If space allocation becomes a production standard in the United States, how will the industry react?
Options for pork producers include building more facilities, selling pigs at lighter weights or farrowing fewer pigs. All of these options will increase production costs.
In the end, it's doubtful that pigs will be sold at lighter weights, especially if grain prices remain low and slaughter plants don't do a major revision of their payment grids.
Farrowing fewer pigs dramatically ramps up costs as the entire production chain must absorb the inefficiencies associated with under-utilized production facilities.
Even adding more finishing facilities has added costs, which includes the cost of community resistance.
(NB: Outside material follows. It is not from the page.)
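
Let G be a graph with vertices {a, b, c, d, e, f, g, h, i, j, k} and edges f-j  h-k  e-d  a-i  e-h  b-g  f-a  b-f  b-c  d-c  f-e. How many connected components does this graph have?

1

Starting from a we can reach a, b, c, d, e, f, g, h, i, j, k. That is one component of size 11.
Total: 1 component.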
That raises the question of whether rural communities will allow more production facilities to be constructed if consumers (generally urban residents) require more space/pig as part of a welfare requirement.
Throughput is not as simple as maximizing output for a given set of inputs. Increasingly, throughput includes consideration of non-traditional restraints in the production decision-making process.
For now, these non-traditional restraints may include animal welfare.
In the future, these restraints may include standards for air emissions and land application, as well as standards for community resistance.
Successful pork producers will be those who can best anticipate and plan for these unexpected restraints.